A generation has grown up largely unaware of nuclear reality and it is time to revisit some of the calculations made in the 1980s. People (including politicians) need to be shocked out of the complacency that has settled around the concept of ‘the deterrent’. Phil was instrumental in preparing the paper on the humanitarian consequences of nuclear weapons delivered to the Oslo conference in March (see March Newsletter). Manchester was chosen as a representative ‘medium size city’ and a single Trident warhead was taken as a representative ‘intermediate nuclear weapon’, and the figures are indeed shocking — 81,000 dead, 40% of hospitals destroyed, 600,000 displaced persons etc. with a 2km radius of complete destruction. The total firepower of one Trident submarine is greater than that of all the explosives used in World War II (including both nuclear weapons) and it is necessary to remind people of facts such as these.

Ian Fairlie spoke about UK energy policy and was very scathing indeed about the government’s “obsession” with nuclear power. He repeatedly made direct comparisons with the situation in Germany, a perspective which we are never normally offered. We are told that four new nuclear power stations will create 1,000 extra jobs (excluding construction jobs) but not that there are 44,000 new jobs directly linked to renewables in Germany. We are not told that energy demand is falling in most EU countries because of superior energy conservation measures: the UK government predicts a doubling of energy consumption by 2050 while the German government seeks a 25% cut.

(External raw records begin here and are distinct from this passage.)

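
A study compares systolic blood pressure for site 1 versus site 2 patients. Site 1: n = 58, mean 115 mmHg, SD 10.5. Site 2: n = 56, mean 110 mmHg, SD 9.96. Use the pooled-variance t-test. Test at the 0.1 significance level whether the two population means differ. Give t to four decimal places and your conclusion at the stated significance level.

Let group 1 = site 1, group 2 = site 2. H0: μ_1 = μ_2; H1: μ_1 ≠ μ_2 (two-sample pooled-variance t-test, two-sided).
s_p² = [(58−1)·10.5² + (56−1)·9.96²]/(58+56−2) = 104.824
t = (115 − 110)/√[104.824·(1/58 + 1/56)] = 2.6067
df = n₁ + n₂ − 2 = 112
Two-sided p-value ≈ 0.010
Since p ≈ 0.010 < α = 0.1, reject H0; the evidence is statistically significant.

t = 2.6067; reject H0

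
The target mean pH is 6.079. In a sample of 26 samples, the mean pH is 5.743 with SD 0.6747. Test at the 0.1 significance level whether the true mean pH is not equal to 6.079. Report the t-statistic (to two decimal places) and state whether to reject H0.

H0: μ = 6.079; H1: μ ≠ 6.079 (one-sample t-test, two-sided).
t = (x̄ − μ₀)/(s/√n) = (5.743 − 6.079)/(0.6747/√26) = -2.54
df = n − 1 = 25
Two-sided p-value ≈ 0.0177
Since p ≈ 0.0177 < α = 0.1, reject H0; the evidence is statistically significant.

t = -2.54; reject H0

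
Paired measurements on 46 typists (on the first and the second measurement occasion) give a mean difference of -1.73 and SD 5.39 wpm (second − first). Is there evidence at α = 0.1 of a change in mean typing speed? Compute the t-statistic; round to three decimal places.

-2.177

H0: μ_d = 0; H1: μ_d ≠ 0 (paired t-test on the differences, two-sided).
t = d̄/(s_d/√n) = -1.73/(5.39/√46) = -2.177
df = n − 1 = 45
Two-sided p-value ≈ 0.0348
Since p ≈ 0.0348 < α = 0.1, reject H0; the evidence is statistically significant.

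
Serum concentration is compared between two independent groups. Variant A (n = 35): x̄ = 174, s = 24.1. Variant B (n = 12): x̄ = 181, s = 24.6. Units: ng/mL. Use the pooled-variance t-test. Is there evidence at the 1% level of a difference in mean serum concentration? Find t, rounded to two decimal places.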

The UK has by far the largest potential for wind and wave power in the EU and Germany the lowest, but in present capacity Germany is the highest and the UK the lowest. Sweden, Denmark, Finland, Austria, Portugal, Germany, Spain, France, Italy, Belgium and the Netherlands are all above the UK in renewable energy use — and the only reason is political choice. He firmly refuted the suggestion that nuclear power should be seen as the answer to carbon dioxide emissions and climate change: one new nuclear power station only leads to a reduction in emissions of between 1–2% and the biggest source of carbon emissions is transport. His German colleagues think we are quite mad to be planning to give lots of money to the French treasury and inviting China to control our nuclear power stations.